Warhol nevertheless praised the film as "the quintessential, most truthful studio-made film about the '60s counterculture". In The Andy Warhol Diaries, Warhol recounted that Martin Poll had approached him in 1986 about doing a movie on Warhol's life story, to which Warhol responded that "a wonderful movie had already been made on the sixties, and he should just remake it — The Magic Garden of Stanley Sweetheart."

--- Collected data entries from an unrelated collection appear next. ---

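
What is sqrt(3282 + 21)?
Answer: 3*sqrt(367) ≈ 57.472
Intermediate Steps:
sqrt(3282 + 21) = sqrt(3303) = 3*sqrt(367)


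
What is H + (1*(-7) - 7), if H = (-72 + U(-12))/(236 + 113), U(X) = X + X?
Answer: -4982/349 ≈ -14.275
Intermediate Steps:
U(X) = 2*X
H = -96/349 (H = (-72 + 2*(-12))/(236 + 113) = (-72 - 24)/349 = -96*1/349 = -96/349 ≈ -0.27507)
H + (1*(-7) - 7) = -96/349 + (1*(-7) - 7) = -96/349 + (-7 - 7) = -96/349 - 14 = -4982/349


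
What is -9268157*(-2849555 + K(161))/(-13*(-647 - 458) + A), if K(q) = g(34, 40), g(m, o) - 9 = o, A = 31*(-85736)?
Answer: -1389982577918/139129 ≈ -9.9906e+6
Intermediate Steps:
A = -2657816
g(m, o) = 9 + o
K(q) = 49 (K(q) = 9 + 40 = 49)
-9268157*(-2849555 + K(161))/(-13*(-647 - 458) + A) = -9268157*(-2849555 + 49)/(-13*(-647 - 458) - 2657816) = -9268157*(-2849506/(-13*(-1105) - 2657816)) = -9268157*(-2849506/(14365 - 2657816)) = -9268157/((-2643451*(-1/2849506))) = -9268157/139129/149974 = -9268157*149974/139129 = -1389982577918/139129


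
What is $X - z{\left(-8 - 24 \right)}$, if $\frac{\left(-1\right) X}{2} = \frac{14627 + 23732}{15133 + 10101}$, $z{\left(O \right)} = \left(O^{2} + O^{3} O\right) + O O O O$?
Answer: $- \frac{26472724951}{12617} \approx -2.0982 \cdot 10^{6}$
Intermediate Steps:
$z{\left(O \right)} = O^{2} + 2 O^{4}$ ($z{\left(O \right)} = \left(O^{2} + O^{4}\right) + O^{2} O^{2} = \left(O^{2} + O^{4}\right) + O^{4} = O^{2} + 2 O^{4}$)
$X = - \frac{38359}{12617}$ ($X = - 2 \frac{14627 + 23732}{15133 + 10101} = - 2 \cdot \frac{38359}{25234} = - 2 \cdot 38359 \cdot \frac{1}{25234} = \left(-2\right) \frac{38359}{25234} = - \frac{38359}{12617} \approx -3.0403$)
$X - z{\left(-8 - 24 \right)} = - \frac{38359}{12617} - \left(\left(-8 - 24\right)^{2} + 2 \left(-8 - 24\right)^{4}\right) = - \frac{38359}{12617} - \left(\left(-32\right)^{2} + 2 \left(-32\right)^{4}\right) = - \frac{38359}{12617} - \left(1024 + 2 \cdot 1048576\right) = - \frac{38359}{12617} - \left(1024 + 2097152\right) = - \frac{38359}{12617} - 2098176 = - \frac{26472724951}{12617}$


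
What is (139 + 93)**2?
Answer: 53824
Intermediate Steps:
(139 + 93)**2 = 232**2 = 53824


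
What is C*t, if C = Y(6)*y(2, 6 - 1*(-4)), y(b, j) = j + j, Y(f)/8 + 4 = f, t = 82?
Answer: 26240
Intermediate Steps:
Y(f) = -32 + 8*f
y(b, j) = 2*j
C = 320 (C = (-32 + 8*6)*(2*(6 - 1*(-4))) = (-32 + 48)*(2*(6 + 4)) = 16*(2*10) = 16*20 = 320)
C*t = 320*82 = 26240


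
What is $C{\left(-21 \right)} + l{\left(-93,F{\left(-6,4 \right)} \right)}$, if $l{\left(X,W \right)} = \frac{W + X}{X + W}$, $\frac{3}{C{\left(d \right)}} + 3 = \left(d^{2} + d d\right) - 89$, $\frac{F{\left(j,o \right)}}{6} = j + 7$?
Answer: $\frac{793}{790} \approx 1.0038$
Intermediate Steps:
$F{\left(j,o \right)} = 42 + 6 j$ ($F{\left(j,o \right)} = 6 \left(j + 7\right) = 6 \left(7 + j\right) = 42 + 6 j$)
$C{\left(d \right)} = \frac{3}{-92 + 2 d^{2}}$ ($C{\left(d \right)} = \frac{3}{-3 - \left(89 - d^{2} - d d\right)} = \frac{3}{-3 + \left(\left(d^{2} + d^{2}\right) - 89\right)} = \frac{3}{-3 + \left(2 d^{2} - 89\right)} = \frac{3}{-3 + \left(-89 + 2 d^{2}\right)} = \frac{3}{-92 + 2 d^{2}}$)
$l{\left(X,W \right)} = 1$ ($l{\left(X,W \right)} = \frac{W + X}{W + X} = 1$)
$C{\left(-21 \right)} + l{\left(-93,F{\left(-6,4 \right)} \right)} = \frac{3}{2 \left(-46 + \left(-21\right)^{2}\right)} + 1 = \frac{3}{2 \left(-46 + 441\right)} + 1 = \frac{3}{2 \cdot 395} + 1 = \frac{3}{2} \cdot \frac{1}{395} + 1 = \frac{3}{790} + 1 = \frac{793}{790}$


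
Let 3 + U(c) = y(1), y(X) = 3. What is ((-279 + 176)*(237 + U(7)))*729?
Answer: -17795619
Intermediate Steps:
U(c) = 0 (U(c) = -3 + 3 = 0)
((-279 + 176)*(237 + U(7)))*729 = ((-279 + 176)*(237 + 0))*729 = -103*237*729 = -24411*729 = -17795619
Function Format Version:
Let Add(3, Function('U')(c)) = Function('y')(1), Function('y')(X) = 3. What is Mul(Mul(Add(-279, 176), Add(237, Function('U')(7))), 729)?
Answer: -17795619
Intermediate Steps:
Function('U')(c) = 0 (Function('U')(c) = Add(-3, 3) = 0)
Mul(Mul(Add(-279, 176), Add(237, Function('U')(7))), 729) = Mul(Mul(Add(-279, 176), Add(237, 0)), 729) = Mul(Mul(-103, 237), 729) = Mul(-24411, 729) = -17795619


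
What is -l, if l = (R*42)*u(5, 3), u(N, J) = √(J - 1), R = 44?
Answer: -1848*√2 ≈ -2613.5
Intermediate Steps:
u(N, J) = √(-1 + J)
l = 1848*√2 (l = (44*42)*√(-1 + 3) = 1848*√2 ≈ 2613.5)
-l = -1848*√2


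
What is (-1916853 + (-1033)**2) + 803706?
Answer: -46058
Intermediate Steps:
(-1916853 + (-1033)**2) + 803706 = (-1916853 + 1067089) + 803706 = -849764 + 803706 = -46058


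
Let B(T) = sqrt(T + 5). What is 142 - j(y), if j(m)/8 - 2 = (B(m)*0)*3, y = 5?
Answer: 126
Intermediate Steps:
B(T) = sqrt(5 + T)
j(m) = 16 (j(m) = 16 + 8*((sqrt(5 + m)*0)*3) = 16 + 8*(0*3) = 16 + 8*0 = 16 + 0 = 16)
142 - j(y) = 142 - 1*16 = 142 - 16 = 126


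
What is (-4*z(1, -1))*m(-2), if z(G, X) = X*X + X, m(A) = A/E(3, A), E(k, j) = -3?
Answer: 0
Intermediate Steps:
m(A) = -A/3 (m(A) = A/(-3) = A*(-⅓) = -A/3)
z(G, X) = X + X² (z(G, X) = X² + X = X + X²)
(-4*z(1, -1))*m(-2) = (-(-4)*(1 - 1))*(-⅓*(-2)) = -(-4)*0*(⅔) = -4*0*(⅔) = 0*(⅔) = 0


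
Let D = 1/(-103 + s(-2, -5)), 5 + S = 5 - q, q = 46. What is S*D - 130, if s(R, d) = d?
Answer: -6997/54 ≈ -129.57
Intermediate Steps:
S = -46 (S = -5 + (5 - 1*46) = -5 + (5 - 46) = -5 - 41 = -46)
D = -1/108 (D = 1/(-103 - 5) = 1/(-108) = -1/108 ≈ -0.0092593)
S*D - 130 = -46*(-1/108) - 130 = 23/54 - 130 = -6997/54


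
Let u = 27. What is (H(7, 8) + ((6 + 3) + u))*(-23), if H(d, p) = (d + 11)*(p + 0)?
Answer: -4140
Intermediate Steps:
H(d, p) = p*(11 + d) (H(d, p) = (11 + d)*p = p*(11 + d))
(H(7, 8) + ((6 + 3) + u))*(-23) = (8*(11 + 7) + ((6 + 3) + 27))*(-23) = (8*18 + (9 + 27))*(-23) = (144 + 36)*(-23) = 180*(-23) = -4140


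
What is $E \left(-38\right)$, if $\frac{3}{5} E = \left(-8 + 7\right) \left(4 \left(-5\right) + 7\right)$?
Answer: $- \frac{2470}{3} \approx -823.33$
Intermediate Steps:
$E = \frac{65}{3}$ ($E = \frac{5 \left(-8 + 7\right) \left(4 \left(-5\right) + 7\right)}{3} = \frac{5 \left(- (-20 + 7)\right)}{3} = \frac{5 \left(\left(-1\right) \left(-13\right)\right)}{3} = \frac{5}{3} \cdot 13 = \frac{65}{3} \approx 21.667$)
$E \left(-38\right) = \frac{65}{3} \left(-38\right) = - \frac{2470}{3}$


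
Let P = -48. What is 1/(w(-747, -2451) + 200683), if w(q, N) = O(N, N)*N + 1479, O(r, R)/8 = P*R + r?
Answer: -1/2258580614 ≈ -4.4276e-10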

The film has never had an official release on VHS, DVD, or Blu-ray.

==Music==
The film introduced the song "Sweet Gingerbread Man", composed by Michel Legrand (music) and Alan and Marilyn Bergman (lyrics). It was performed on the film's soundtrack by The Mike Curb Congregation. Released as a single to promote the soundtrack album, the song was a minor hit, reaching #16 on the Billboard Adult Contemporary chart. It was subsequently covered by numerous artists, including Sammy Davis Jr., Jack Jones, Bobby Sherman, Sarah Vaughan, and Australian pop singer Dave Allenby. In 1977, the song was performed by Muppet gingerbread men on Episode #201 of The Muppet Show.

The film's opening theme song, "Nobody Knows", also composed by Legrand/ Bergman/ Bergman and performed in the film by Bill Medley, has also been covered a number of times, including by Natalie Cole, Lena Horne, Jack Jones, and Kiri Te Kanawa.

MGM released a soundtrack album for the film including various artists, such as Bill Medley, Eric Burdon and War, The Mike Curb Congregation, David Lucas, Crow, Angeline Butler, and Michael Greer.